At the 28-week assessment, 22 of 29 participants in the tailored-message group and 25 of 32 in the educational-control group provided data. The tailored-message group maintained MVPA with a mean of 48.8 minutes/day (SD=45.8), while the educational-control group decreased to a mean of 40.7 minutes/day (SD=24.6). The group-by-time interaction was statistically significant (p=.01). Exploratory analyses suggested the tailored messaging effect was additive to the foundational MI. Secondary outcomes of exercise self-efficacy and perceived health were also reportedly higher in the tailored-messaging group over time, though specific numerical results were not provided.

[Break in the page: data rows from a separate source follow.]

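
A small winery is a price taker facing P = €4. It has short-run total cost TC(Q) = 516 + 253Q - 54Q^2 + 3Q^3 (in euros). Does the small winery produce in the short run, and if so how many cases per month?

Variable cost is VC = 253Q - 54Q^2 + 3Q^3, so AVC = VC/Q = 253 - 54Q + 3Q^2 and MC = dTC/dQ = 253 - 108Q + 9Q^2.
The AVC parabola has its vertex at Q = 54/6 = 9, where AVC = 253 - 54·9 + 3·9^2 = €10.
With P < min AVC (€4 < €10), every unit sold adds to the loss.
Best response: produce nothing and absorb the €516 fixed cost.

Shut down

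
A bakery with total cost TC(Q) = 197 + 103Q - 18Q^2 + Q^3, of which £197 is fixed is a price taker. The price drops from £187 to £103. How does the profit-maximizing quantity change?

Output falls from 14 to 12

AVC = 103 - 18Q + Q^2, minimized at Q = 9 where min AVC = £22. MC = 103 - 36Q + 3Q^2.
With P = £187 above the shutdown price, P = MC gives Q = 14.
At P = £103 ≥ min AVC, set P = MC: Q = 12. The firm stays open but cuts output.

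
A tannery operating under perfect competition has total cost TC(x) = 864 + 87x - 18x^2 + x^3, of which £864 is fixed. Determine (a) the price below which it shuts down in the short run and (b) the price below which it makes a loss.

Shutdown price = £6; break-even price = £87

AVC = 87 - 18x + x^2; minimized at x = 9, giving min AVC = £6. That is the shutdown price.
ATC = 864/x + 87 - 18x + x^2. Setting dATC/dx = −864/x^2 − 18 + 2x = 0 gives x = 12 (since 2·12^3 − 18·12^2 = 864).
min ATC = 864/12 + 87 − 18·12 + 12^2 = £87. That is the break-even price.
Between these two prices the firm operates at a loss; above £87 it earns a profit.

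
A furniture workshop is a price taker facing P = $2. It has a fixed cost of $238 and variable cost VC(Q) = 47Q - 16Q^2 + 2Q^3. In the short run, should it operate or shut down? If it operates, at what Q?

Shut down

From TC, MC = TC'(Q) = 47 - 32Q + 6Q^2 and AVC = VC/Q = 47 - 16Q + 2Q^2.
The AVC parabola has its vertex at Q = 16/4 = 4, where AVC = 47 - 16·4 + 2·4^2 = $15.
P = $2 lies below min AVC = $15; no output level covers variable cost.
Shutting down limits the loss to fixed cost, $238.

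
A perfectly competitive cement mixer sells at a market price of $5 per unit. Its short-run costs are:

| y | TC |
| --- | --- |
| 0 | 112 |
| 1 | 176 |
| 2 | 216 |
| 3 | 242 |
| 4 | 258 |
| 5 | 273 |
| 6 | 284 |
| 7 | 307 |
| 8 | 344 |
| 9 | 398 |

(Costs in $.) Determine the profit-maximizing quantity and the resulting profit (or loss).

Profit at each row (π = 5y − TC): y=0: -112; y=1: -171; y=2: -206; y=3: -227; y=4: -238; y=5: -248; y=6: -254; y=7: -272; y=8: -304; y=9: -353.
Profit is highest at y = 0. Equivalently, the lowest AVC in the table is 195/7 ≈ $27.86 at y = 7, and P = $5 falls below it — price never covers variable cost, so the firm shuts down and loses only its fixed cost.

y = 0 (shut down); profit = -$112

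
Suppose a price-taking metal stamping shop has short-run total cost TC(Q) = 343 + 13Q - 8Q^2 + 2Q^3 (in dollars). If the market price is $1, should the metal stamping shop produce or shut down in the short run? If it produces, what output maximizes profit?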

Safety and tolerability data were not reported. The study's findings were robust to attrition in intent-to-treat analysis and were consistent across both actigraphy and self-reported MVPA measures. However, key limitations include the small sample sizes at the final 28-week time point (n=22 and n=25), the lack of reported data on long-term sustainability beyond 28 weeks, and the absence of safety or tolerability information. Funding sources and conflicts of interest were also not reported.
For clinical practice, this RCT provides preliminary evidence that a tailored text-message intervention may help sustain physical activity as an adjunct to motivational interviewing in older adults with HIV. The intervention's effect appears additive. However, clinicians should interpret these findings cautiously due to the small final cohort, unknown durability of effect, and lack of safety data. The approach represents a low-burden, scalable potential component of a broader physical activity support strategy.